Deux personnes ont perdu la vie, cet été, après avoir contracté la listériose. Dans les deux cas, la cause n'a pu être établie et les victimes ont été considérées comme des cas isolés.

«C'est un cas isolé, je le sais, mais ça ne veut pas dire qu'on ne devait pas nous poser des questions!» déplore Shirley Baraconi, qui s'est sentie, elle aussi, cruellement isolée cet été. Sa mère, Pierrette Proulx, est l'un des deux cas en question. Shirley Baraconi s'attendait à avoir la visite d'un inspecteur à la maison, qui aurait vérifié le contenu du réfrigérateur de sa mère. Il n'y en a pas eu. Contrairement à ce qui est prévu, la famille n'a pas dû remplir de questionnaire alimentaire non plus, pour savoir ce que Mme Proulx avait mangé dans les semaines précédant son admission à l'hôpital, en juin. Ironiquement, Shirley Baraconi avait en main tous les reçus d'épicerie de sa mère, ce que peu de gens conservent. Une mine d'informations qui ne semblait pas intéresser les représentants de la santé publique.

 

Pierrette Proulx était une grande consommatrice de charcuteries. Selon sa fille, aucun inspecteur n'a visité les épiceries qu'elle fréquentait pour vérifier d'où provenaient les saucissons de Bologne de sa mère.

Aujourd'hui encore, la famille manque d'informations de base essentielles pour comprendre ce qui est arrivé à Mme Proulx.

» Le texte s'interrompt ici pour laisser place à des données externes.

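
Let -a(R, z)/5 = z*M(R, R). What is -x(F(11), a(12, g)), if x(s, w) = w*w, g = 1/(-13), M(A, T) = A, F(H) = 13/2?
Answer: -3600/169 ≈ -21.302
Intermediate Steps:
F(H) = 13/2 (F(H) = 13*(1/2) = 13/2)
g = -1/13 ≈ -0.076923
a(R, z) = -5*R*z (a(R, z) = -5*z*R = -5*R*z)
x(s, w) = w**2
-x(F(11), a(12, g)) = -(-5*12*(-1/13))**2 = -(60/13)**2 = -1*3600/169 = -3600/169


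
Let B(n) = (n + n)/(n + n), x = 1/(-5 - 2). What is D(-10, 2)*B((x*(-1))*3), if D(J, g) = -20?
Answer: -20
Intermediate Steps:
x = -1/7 (x = 1/(-7) = -1/7 ≈ -0.14286)
B(n) = 1 (B(n) = (2*n)/((2*n)) = (2*n)*(1/(2*n)) = 1)
D(-10, 2)*B((x*(-1))*3) = -20*1 = -20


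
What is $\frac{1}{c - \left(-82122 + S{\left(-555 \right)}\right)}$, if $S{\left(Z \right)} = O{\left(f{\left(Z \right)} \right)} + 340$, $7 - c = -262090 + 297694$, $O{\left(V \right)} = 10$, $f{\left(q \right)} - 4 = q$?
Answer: $\frac{1}{46175} \approx 2.1657 \cdot 10^{-5}$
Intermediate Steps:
$f{\left(q \right)} = 4 + q$
$c = -35597$ ($c = 7 - \left(-262090 + 297694\right) = 7 - 35604 = -35597$)
$S{\left(Z \right)} = 350$ ($S{\left(Z \right)} = 10 + 340 = 350$)
$\frac{1}{c - \left(-82122 + S{\left(-555 \right)}\right)} = \frac{1}{-35597 + \left(82122 - 350\right)} = \frac{1}{-35597 + 81772} = \frac{1}{46175}$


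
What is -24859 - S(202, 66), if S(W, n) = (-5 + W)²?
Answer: -63668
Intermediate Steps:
-24859 - S(202, 66) = -24859 - (-5 + 202)² = -24859 - 1*197² = -24859 - 1*38809 = -24859 - 38809 = -63668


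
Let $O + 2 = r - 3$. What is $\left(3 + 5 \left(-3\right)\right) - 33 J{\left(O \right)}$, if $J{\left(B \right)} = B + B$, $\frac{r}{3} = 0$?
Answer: $318$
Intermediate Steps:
$r = 0$ ($r = 3 \cdot 0 = 0$)
$O = -5$ ($O = -2 + \left(0 - 3\right) = -2 - 3 = -5$)
$J{\left(B \right)} = 2 B$
$\left(3 + 5 \left(-3\right)\right) - 33 J{\left(O \right)} = \left(3 + 5 \left(-3\right)\right) - 33 \cdot 2 \left(-5\right) = \left(3 - 15\right) - -330 = -12 + 330 = 318$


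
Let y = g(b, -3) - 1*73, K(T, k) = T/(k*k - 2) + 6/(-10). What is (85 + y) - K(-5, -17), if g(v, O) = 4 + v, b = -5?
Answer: 16671/1435 ≈ 11.617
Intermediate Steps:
K(T, k) = -⅗ + T/(-2 + k²) (K(T, k) = T/(k² - 2) + 6*(-⅒) = T/(-2 + k²) - ⅗ = -⅗ + T/(-2 + k²))
y = -74 (y = (4 - 5) - 1*73 = -1 - 73 = -74)
(85 + y) - K(-5, -17) = (85 - 74) - (6 - 3*(-17)² + 5*(-5))/(5*(-2 + (-17)²)) = 11 - (6 - 3*289 - 25)/(5*(-2 + 289)) = 11 - (6 - 867 - 25)/(5*287) = 11 - (-886)/(5*287) = 11 - 1*(-886/1435) = 11 + 886/1435 = 16671/1435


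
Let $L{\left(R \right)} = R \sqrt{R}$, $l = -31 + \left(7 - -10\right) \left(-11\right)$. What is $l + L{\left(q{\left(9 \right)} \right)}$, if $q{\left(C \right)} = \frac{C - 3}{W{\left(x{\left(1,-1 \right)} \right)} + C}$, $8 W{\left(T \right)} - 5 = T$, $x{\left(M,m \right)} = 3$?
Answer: $-218 + \frac{3 \sqrt{15}}{25} \approx -217.54$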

«La santé publique ne mène des enquêtes poussées que s'il y a une éclosion, déplore Shirley Baraconi. Autrement, on n'est rien pour eux.»

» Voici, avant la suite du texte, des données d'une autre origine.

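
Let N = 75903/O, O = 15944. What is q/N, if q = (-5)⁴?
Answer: 9965000/75903 ≈ 131.29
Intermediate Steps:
q = 625
N = 75903/15944 ≈ 4.7606
q/N = 625/(75903/15944) = 625*(15944/75903) = 9965000/75903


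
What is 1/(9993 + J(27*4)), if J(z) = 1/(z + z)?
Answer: 216/2158489 ≈ 0.00010007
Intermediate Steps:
J(z) = 1/(2*z)
1/(9993 + J(27*4)) = 1/(9993 + 1/(2*((27*4)))) = 1/(9993 + (1/2)/108) = 1/(9993 + (1/2)*(1/108)) = 1/(9993 + 1/216) = 1/(2158489/216) = 216/2158489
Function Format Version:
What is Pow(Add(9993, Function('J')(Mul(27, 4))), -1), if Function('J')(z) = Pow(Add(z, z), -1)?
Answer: Rational(216, 2158489) ≈ 0.00010007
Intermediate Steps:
Function('J')(z) = Mul(Rational(1, 2), Pow(z, -1)) (Function('J')(z) = Pow(Mul(2, z), -1) = Mul(Rational(1, 2), Pow(z, -1)))
Pow(Add(9993, Function('J')(Mul(27, 4))), -1) = Pow(Add(9993, Mul(Rational(1, 2), Pow(Mul(27, 4), -1))), -1) = Pow(Add(9993, Mul(Rational(1, 2), Pow(108, -1))), -1) = Pow(Add(9993, Mul(Rational(1, 2), Rational(1, 108))), -1) = Pow(Add(9993, Rational(1, 216)), -1) = Pow(Rational(2158489, 216), -1) = Rational(216, 2158489)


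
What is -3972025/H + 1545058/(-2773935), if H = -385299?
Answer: 386030735779/39584977095 ≈ 9.7520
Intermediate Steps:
-3972025/H + 1545058/(-2773935) = -3972025/(-385299) + 1545058/(-2773935) = -3972025*(-1/385299) + 1545058*(-1/2773935) = 3972025/385299 - 1545058/2773935 = 386030735779/39584977095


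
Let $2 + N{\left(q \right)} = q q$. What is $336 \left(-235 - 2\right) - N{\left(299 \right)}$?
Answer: $-169031$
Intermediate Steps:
$N{\left(q \right)} = -2 + q^{2}$ ($N{\left(q \right)} = -2 + q q = -2 + q^{2}$)
$336 \left(-235 - 2\right) - N{\left(299 \right)} = 336 \left(-235 - 2\right) - \left(-2 + 299^{2}\right) = 336 \left(-237\right) - \left(-2 + 89401\right) = -79632 - 89399 = -169031$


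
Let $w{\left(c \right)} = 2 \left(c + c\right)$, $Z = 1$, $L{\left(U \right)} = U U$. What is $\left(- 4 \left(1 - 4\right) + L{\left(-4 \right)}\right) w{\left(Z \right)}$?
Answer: $112$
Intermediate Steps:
$L{\left(U \right)} = U^{2}$
$w{\left(c \right)} = 4 c$ ($w{\left(c \right)} = 2 \cdot 2 c = 4 c$)
$\left(- 4 \left(1 - 4\right) + L{\left(-4 \right)}\right) w{\left(Z \right)} = \left(- 4 \left(1 - 4\right) + \left(-4\right)^{2}\right) 4 \cdot 1 = \left(\left(-4\right) \left(-3\right) + 16\right) 4 = \left(12 + 16\right) 4 = 28 \cdot 4 = 112$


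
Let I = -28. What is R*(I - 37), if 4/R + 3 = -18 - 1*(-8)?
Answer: 20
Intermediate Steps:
R = -4/13 (R = 4/(-3 + (-18 - 1*(-8))) = 4/(-3 + (-18 + 8)) = 4/(-3 - 10) = 4/(-13) = 4*(-1/13) = -4/13 ≈ -0.30769)
R*(I - 37) = -4*(-28 - 37)/13 = -4/13*(-65) = 20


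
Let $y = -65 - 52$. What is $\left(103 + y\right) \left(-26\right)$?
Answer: $364$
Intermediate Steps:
$y = -117$
$\left(103 + y\right) \left(-26\right) = \left(103 - 117\right) \left(-26\right) = \left(-14\right) \left(-26\right) = 364$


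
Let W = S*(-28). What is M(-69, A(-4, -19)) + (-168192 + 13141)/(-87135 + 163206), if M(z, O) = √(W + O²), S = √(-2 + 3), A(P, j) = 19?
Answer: -155051/76071 + 3*√37 ≈ 16.210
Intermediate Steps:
S = 1 (S = √1 = 1)
W = -28 (W = 1*(-28) = -28)
M(z, O) = √(-28 + O²)
M(-69, A(-4, -19)) + (-168192 + 13141)/(-87135 + 163206) = √(-28 + 19²) + (-168192 + 13141)/(-87135 + 163206) = √(-28 + 361) - 155051/76071 = √333 - 155051*1/76071 = 3*√37 - 155051/76071 = -155051/76071 + 3*√37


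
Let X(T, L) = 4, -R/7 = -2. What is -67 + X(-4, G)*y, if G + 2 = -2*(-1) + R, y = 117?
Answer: 401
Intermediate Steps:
R = 14 (R = -7*(-2) = 14)
G = 14 (G = -2 + (-2*(-1) + 14) = -2 + (2 + 14) = -2 + 16 = 14)
-67 + X(-4, G)*y = -67 + 4*117 = -67 + 468 = 401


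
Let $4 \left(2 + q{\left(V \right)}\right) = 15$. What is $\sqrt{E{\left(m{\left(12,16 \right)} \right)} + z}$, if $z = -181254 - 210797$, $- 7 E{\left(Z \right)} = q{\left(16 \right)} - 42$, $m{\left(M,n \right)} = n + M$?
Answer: $\frac{i \sqrt{1568181}}{2} \approx 626.13 i$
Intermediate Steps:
$m{\left(M,n \right)} = M + n$
$q{\left(V \right)} = \frac{7}{4}$ ($q{\left(V \right)} = -2 + \frac{1}{4} \cdot 15 = -2 + \frac{15}{4} = \frac{7}{4}$)
$E{\left(Z \right)} = \frac{23}{4}$ ($E{\left(Z \right)} = - \frac{\frac{7}{4} - 42}{7} = \left(- \frac{1}{7}\right) \left(- \frac{161}{4}\right) = \frac{23}{4}$)
$z = -392051$
$\sqrt{E{\left(m{\left(12,16 \right)} \right)} + z} = \sqrt{\frac{23}{4} - 392051} = \sqrt{- \frac{1568181}{4}} = \frac{i \sqrt{1568181}}{2}$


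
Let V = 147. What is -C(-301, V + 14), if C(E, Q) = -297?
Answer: 297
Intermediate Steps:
-C(-301, V + 14) = -1*(-297) = 297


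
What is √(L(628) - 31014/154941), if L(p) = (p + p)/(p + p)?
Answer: √2133485923/51647 ≈ 0.89433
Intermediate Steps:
L(p) = 1 (L(p) = (2*p)/((2*p)) = (2*p)*(1/(2*p)) = 1)
√(L(628) - 31014/154941) = √(1 - 31014/154941) = √(1 - 31014*1/154941) = √(1 - 10338/51647) = √(41309/51647) = √2133485923/51647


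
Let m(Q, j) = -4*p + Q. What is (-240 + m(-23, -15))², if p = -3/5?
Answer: 1697809/25 ≈ 67912.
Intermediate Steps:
p = -⅗ (p = -3*⅕ = -⅗ ≈ -0.60000)
m(Q, j) = 12/5 + Q (m(Q, j) = -4*(-⅗) + Q = 12/5 + Q)
(-240 + m(-23, -15))² = (-240 + (12/5 - 23))² = (-240 - 103/5)² = (-1303/5)² = 1697809/25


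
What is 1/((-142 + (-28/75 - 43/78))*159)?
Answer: -650/14771259 ≈ -4.4004e-5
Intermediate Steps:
1/((-142 + (-28/75 - 43/78))*159) = 1/((-142 - 601/650)*159) = 1/(-92901/650*159) = 1/(-14771259/650) = -650/14771259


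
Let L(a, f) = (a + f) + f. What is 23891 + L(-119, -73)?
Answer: 23626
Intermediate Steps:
L(a, f) = a + 2*f
23891 + L(-119, -73) = 23891 + (-119 + 2*(-73)) = 23891 + (-119 - 146) = 23891 - 265 = 23626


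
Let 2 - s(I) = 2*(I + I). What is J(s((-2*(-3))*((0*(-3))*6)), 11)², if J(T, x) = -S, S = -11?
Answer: 121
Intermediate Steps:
s(I) = 2 - 4*I (s(I) = 2 - 2*(I + I) = 2 - 2*2*I = 2 - 4*I)
J(T, x) = 11 (J(T, x) = -1*(-11) = 11)
J(s((-2*(-3))*((0*(-3))*6)), 11)² = 11² = 121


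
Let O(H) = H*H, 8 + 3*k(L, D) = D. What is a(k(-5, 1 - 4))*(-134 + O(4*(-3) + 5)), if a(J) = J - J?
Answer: 0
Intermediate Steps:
k(L, D) = -8/3 + D/3
O(H) = H²
a(J) = 0
a(k(-5, 1 - 4))*(-134 + O(4*(-3) + 5)) = 0*(-134 + (4*(-3) + 5)²) = 0*(-134 + (-12 + 5)²) = 0*(-134 + (-7)²) = 0*(-134 + 49) = 0*(-85) = 0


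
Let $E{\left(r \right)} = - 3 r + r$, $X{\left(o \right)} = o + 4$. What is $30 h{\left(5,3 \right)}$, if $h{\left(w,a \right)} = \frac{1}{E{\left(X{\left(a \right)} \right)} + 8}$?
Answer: $-5$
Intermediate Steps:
$X{\left(o \right)} = 4 + o$
$E{\left(r \right)} = - 2 r$
$h{\left(w,a \right)} = - \frac{1}{2 a}$ ($h{\left(w,a \right)} = \frac{1}{- 2 \left(4 + a\right) + 8} = \frac{1}{\left(-8 - 2 a\right) + 8} = \frac{1}{\left(-2\right) a} = - \frac{1}{2 a}$)
$30 h{\left(5,3 \right)} = 30 \left(- \frac{1}{2 \cdot 3}\right) = 30 \left(\left(- \frac{1}{2}\right) \frac{1}{3}\right) = 30 \left(- \frac{1}{6}\right) = -5$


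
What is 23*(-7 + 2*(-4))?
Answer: -345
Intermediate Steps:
23*(-7 + 2*(-4)) = 23*(-7 - 8) = 23*(-15) = -345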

Il y a eu 26 cas de listériose au Québec depuis le début de l'année. «Tous sont de profil différent, on ne suspecte pas une source commune d'infection pour ces cas», explique-t-on au ministère de la Santé.

On est loin d'une crise. Ces données sont semblables à celles des années précédentes - excluant l'année dernière où il y a eu une éclosion due à la consommation de fromages, au Québec. À Montréal, il y a chaque année un ou deux décès des suites de la listériose, pour une douzaine de cas.

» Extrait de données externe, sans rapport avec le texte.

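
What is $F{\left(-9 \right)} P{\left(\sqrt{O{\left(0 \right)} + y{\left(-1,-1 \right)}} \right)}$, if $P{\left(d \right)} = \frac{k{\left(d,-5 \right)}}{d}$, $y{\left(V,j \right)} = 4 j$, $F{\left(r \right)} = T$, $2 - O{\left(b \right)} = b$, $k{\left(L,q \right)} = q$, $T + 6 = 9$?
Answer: $\frac{15 i \sqrt{2}}{2} \approx 10.607 i$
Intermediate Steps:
$T = 3$ ($T = -6 + 9 = 3$)
$O{\left(b \right)} = 2 - b$
$F{\left(r \right)} = 3$
$P{\left(d \right)} = - \frac{5}{d}$
$F{\left(-9 \right)} P{\left(\sqrt{O{\left(0 \right)} + y{\left(-1,-1 \right)}} \right)} = 3 \left(- \frac{5}{\sqrt{\left(2 - 0\right) + 4 \left(-1\right)}}\right) = 3 \left(- \frac{5}{\sqrt{\left(2 + 0\right) - 4}}\right) = 3 \left(- \frac{5}{\sqrt{2 - 4}}\right) = 3 \left(- \frac{5}{\sqrt{-2}}\right) = 3 \left(- \frac{5}{i \sqrt{2}}\right) = 3 \left(- 5 \left(- \frac{i \sqrt{2}}{2}\right)\right) = 3 \frac{5 i \sqrt{2}}{2} = \frac{15 i \sqrt{2}}{2}$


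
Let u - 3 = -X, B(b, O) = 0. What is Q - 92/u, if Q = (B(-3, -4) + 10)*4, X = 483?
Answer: 4823/120 ≈ 40.192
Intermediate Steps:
u = -480 (u = 3 - 1*483 = 3 - 483 = -480)
Q = 40 (Q = (0 + 10)*4 = 10*4 = 40)
Q - 92/u = 40 - 92/(-480) = 40 - 92*(-1)/480 = 40 - 1*(-23/120) = 40 + 23/120 = 4823/120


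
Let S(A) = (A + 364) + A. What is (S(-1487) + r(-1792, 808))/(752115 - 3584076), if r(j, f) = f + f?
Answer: 994/2831961 ≈ 0.00035099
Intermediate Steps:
r(j, f) = 2*f
S(A) = 364 + 2*A (S(A) = (364 + A) + A = 364 + 2*A)
(S(-1487) + r(-1792, 808))/(752115 - 3584076) = ((364 + 2*(-1487)) + 2*808)/(752115 - 3584076) = ((364 - 2974) + 1616)/(-2831961) = (-2610 + 1616)*(-1/2831961) = -994*(-1/2831961) = 994/2831961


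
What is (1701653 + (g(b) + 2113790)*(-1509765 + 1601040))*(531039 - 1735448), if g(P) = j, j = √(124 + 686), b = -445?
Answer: -232376123813728327 - 989391883275*√10 ≈ -2.3238e+17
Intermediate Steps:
j = 9*√10 (j = √810 = 9*√10 ≈ 28.461)
g(P) = 9*√10
(1701653 + (g(b) + 2113790)*(-1509765 + 1601040))*(531039 - 1735448) = (1701653 + (9*√10 + 2113790)*(-1509765 + 1601040))*(531039 - 1735448) = (1701653 + (2113790 + 9*√10)*91275)*(-1204409) = (1701653 + (192936182250 + 821475*√10))*(-1204409) = (192937883903 + 821475*√10)*(-1204409) = -232376123813728327 - 989391883275*√10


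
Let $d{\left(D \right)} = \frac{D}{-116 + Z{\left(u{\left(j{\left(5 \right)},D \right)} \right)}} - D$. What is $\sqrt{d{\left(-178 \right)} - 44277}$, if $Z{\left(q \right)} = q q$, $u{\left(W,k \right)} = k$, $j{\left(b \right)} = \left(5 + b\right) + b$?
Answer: $\frac{i \sqrt{2746647649930}}{7892} \approx 210.0 i$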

La listériose est l'une des trois toxi-infections à déclaration obligatoire, avec la maladie du hamburger et la salmonellose. De ce fait, tous les cas rapportés sont diagnostiqués, il n'y a pas de faux cas ou même de cas «probables». Les directions régionales de la santé publique transmettent les informations concernant tous les cas. S'il y a des croisements à faire, les enquêtes seront approfondies davantage.

Mais dans le cas de la listériose, les choses sont extrêmement compliquées puisque la maladie peut se déclarer 70 jours après la consommation d'un aliment contaminé. «Seriez-vous capable de me dire ce que vous avez mangé il y a deux mois?» demande la microbiologiste Danielle Ramsay, du Laboratoire d'expertise et d'analyses alimentaires. De plus, la bactérie se cache parfois dans la terre, et c'est en faisant du compost que des patients la contractent. Ce qui est impossible à détecter au moyen d'un questionnaire alimentaire.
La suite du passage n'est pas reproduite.